There is something both pleasingly ironic and more off-puttingly self-exculpatory about She Said, Maria Schrader’s solid if unremarkable recounting of the investigative journalism that led to the takedown of Harvey Weinstein. A big, splashy, Oscar-friendly true story drama, it’s the exact kind of movie that Weinstein himself would have produced before he was finally imprisoned for his decades of sexual abuse, which feels like a nice extra ‘fuck you’ to this particular Hollywood monster. Yet, in being a studio movie about the abuse allowed by movie studios, it also allows Hollywood itself to draw a line under the still-ongoing rampant sexism, bullying, and abuse within the industry. It’s a fine balance that the film can’t quite make work, detracting from what should be an incredibly powerful story.

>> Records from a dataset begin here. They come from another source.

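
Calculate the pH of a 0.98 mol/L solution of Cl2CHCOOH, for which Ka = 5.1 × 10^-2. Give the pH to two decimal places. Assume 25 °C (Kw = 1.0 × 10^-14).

pH = 0.70

Cl2CHCOOH ⇌ Cl2CHCOO- + H+
From the ICE table, Ka = x²/(0.98 − x) = 5.1 × 10^-2.
Here C₀/Ka ≈ 19.2, so the small-x approximation fails. Use the quadratic:
x = (−Ka + √(Ka² + 4·Ka·C₀))/2 = 2.00 × 10^-1 M
pH = −log(2.00 × 10^-1) = 0.70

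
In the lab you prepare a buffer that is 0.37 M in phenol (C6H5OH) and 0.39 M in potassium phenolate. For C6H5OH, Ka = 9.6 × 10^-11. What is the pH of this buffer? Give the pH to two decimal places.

pH = 10.04

pKa = −log(9.6 × 10^-11) = 10.018
Henderson–Hasselbalch: pH = pKa + log([C6H5O-]/[C6H5OH]) = 10.018 + log(0.39/0.37)
pH = 10.018 + (+0.023) = 10.04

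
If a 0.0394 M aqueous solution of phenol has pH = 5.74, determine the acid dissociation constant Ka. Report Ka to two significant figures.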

Though there is plenty of attention given to the many women who came forward to allow the initial bombshell New York Times articles to exist in the first place, the heroes here are Jodi Kantor (Zoe Kazan) and Megan Twohey (Carey Mulligan), the NYT journalists who wrote and published the pieces. We watch their painstaking work talking to woman after woman, actresses and former Weinstein employees, slowly putting the story together, often without being able to name names.
Weinstein’s culture of fear and NDAs makes it hard to get people on the record, and it’s in these gently interrogative interviews that She Said is at its best, especially the sequences with Jennifer Ehle – as an early victim of Weinstein’s – and Samantha Morton as a simmeringly angry ex-employee, one of the few to truly stand up to him. Both Ehle and Morton are great, helping make up for the fact that the lead performances themselves feel very unbalanced.
Mulligan is typically excellent, bringing an easy rock-star swagger to Twohey but Kazan, who gets a notably higher amount of screentime, seems out of her depth. Her performance is stiff and flat, yet overly twitchy in the more emotive moments and she’s generally out-acted by whoever she’s sharing the scene with. Given how acting-reliant the whole endeavour is (Schrader, as many directors have been before, is defeated by how inherently uncinematic writing an article is, right down to a deeply underwhelming final shot), Kazan’s lacklustre performance becomes a problem.
Rebecca Lenkiewicz’s script is solid, though, very good on the ways women talk around abuse, sparing themselves and one another any additional trauma without discounting what was done to them. There are some stirring speeches, albeit with a few too many trailer-friendly Big Lines, and it’s all done with impeccable good taste. We don’t see any of the attacks, just the aftermath of tear-streaked young women and a messy hotel room set to confessional monologues, which ends up a powerfully empathetic choice.
Schrader also allows herself to have just a little fun as well – Twohey and Kantor’s husbands are, amusingly, styled almost identically, harmless background men to be forgotten in the way that so many women are in typical Hollywood stories. Though a lot of the visuals are pedestrian, She Said’s big-screen credentials are enforced by yet another great score from Nicholas Britell; at one early point, when Kantor and Twohey realise just how big this story could be, Britell brings in percussion that sounds like war drums, a thrillingly propulsive moment.
For all its obvious ‘importance’, She Said can’t quite escape its own Hollywood shadow – especially when Kitty Green’s The Assistant covered similar ground two years ago to much more memorable effect – but it’s still a mostly exciting and occasionally genuinely moving procedural about some of the most impactful journalism of the last decade.